Он спал под стук машинки и, просыпаясь, смотрел на Машу, сидевшую прямо, с энергичным, поглощенным лицом, одновременно и работающую, и оберегающую его сон, его жизнь.
Она была здесь, рядом, она не покидала его в тревожном, перепутанном сне, когда он брел куда-то в пыли, и везде полыхала эта черная пыль, из которой все труднее становилось вытаскивать ноги.
Потом он проснулся, у него затекла рука, и сквозь прищуренные веки снова увидел Машу — наяву или во сне? Она уже не печатала больше, она смотрела на него нежным, добрым, любящим взглядом. Но в этом взгляде было еще и то, что заставило Петра Андреевича вскочить и кинуться к ней. Она только слабо вскрикнула, когда Коншин обнял ее и подхватил на руки, как ребенка.
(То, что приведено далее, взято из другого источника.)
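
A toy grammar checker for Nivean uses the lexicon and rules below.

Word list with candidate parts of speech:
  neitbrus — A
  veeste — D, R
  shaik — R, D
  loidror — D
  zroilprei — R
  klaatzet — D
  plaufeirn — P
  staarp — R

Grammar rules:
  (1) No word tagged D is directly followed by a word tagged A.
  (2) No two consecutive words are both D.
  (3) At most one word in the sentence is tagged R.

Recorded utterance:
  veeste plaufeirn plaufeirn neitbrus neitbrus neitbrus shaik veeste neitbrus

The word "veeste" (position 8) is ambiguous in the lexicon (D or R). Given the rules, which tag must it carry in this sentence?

Candidates per position — 1:veeste {D,R}; 2:plaufeirn {P}; 3:plaufeirn {P}; 4:neitbrus {A}; 5:neitbrus {A}; 6:neitbrus {A}; 7:shaik {R,D}; 8:veeste {D,R}; 9:neitbrus {A}.
If word 8 were D, no tagging could satisfy rule 1; so word 8 is R.
If word 1 were R, no tagging could satisfy rule 3; so word 1 is D.
If word 7 were R, no tagging could satisfy rule 3; so word 7 is D.
That leaves exactly one tagging: D P P A A A D R A.
Verifying each rule — rule 1 ✓; rule 2 ✓; rule 3 ✓.

R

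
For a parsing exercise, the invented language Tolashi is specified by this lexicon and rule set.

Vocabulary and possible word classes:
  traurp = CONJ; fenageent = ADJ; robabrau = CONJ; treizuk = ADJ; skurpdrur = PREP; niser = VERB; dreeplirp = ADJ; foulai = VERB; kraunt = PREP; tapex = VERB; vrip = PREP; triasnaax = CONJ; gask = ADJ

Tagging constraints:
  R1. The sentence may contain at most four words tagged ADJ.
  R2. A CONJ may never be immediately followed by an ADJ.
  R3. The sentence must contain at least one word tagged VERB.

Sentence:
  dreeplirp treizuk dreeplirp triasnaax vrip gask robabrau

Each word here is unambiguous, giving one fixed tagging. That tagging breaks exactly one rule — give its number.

3

Fixed tagging: ADJ ADJ ADJ CONJ PREP ADJ CONJ.
Checking each rule: R1 ✓, R2 ✓, R3 ✗.
Only rule 3 fails.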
Он целовал ее, задохнувшуюся, побледневшую, с распустившейся косой, прижавшуюся к нему и повторяющую что-то дрожащими губами.
40
Еще целых полчаса оставалось до доклада, и, стараясь держаться подальше, он время от времени косился на подъезд Института. Идут? Да, шли и шли. Он узнавал знакомых, но очень много было и незнакомых, молодых, громко разговаривавших, и их голоса в морозном воздухе звучали ободряюще-звонко.
От станции метро он шел к булочной, потом заворачивал налево, к новой парикмахерской, похожей на огромный, стеклянный, ярко освещенный куб, в котором происходило что-то загадочное: силуэты двигались навстречу друг другу, мелькали руки, пересекалась отсветы зеркал, — и снова круг за кругом: метро, булочная, парикмахерская.
И вдруг — Петр Андреевич не поверил своим глазам — из подъехавшей машины вышел и неторопливо прошествовал, волоча тяжелую распахнувшуюся шубу, грузный старик в боярской шапке, о котором один из величайших биохимиков мира сказал, спустившись по трапу на аэродром: «Наконец-то я на земле Костылева».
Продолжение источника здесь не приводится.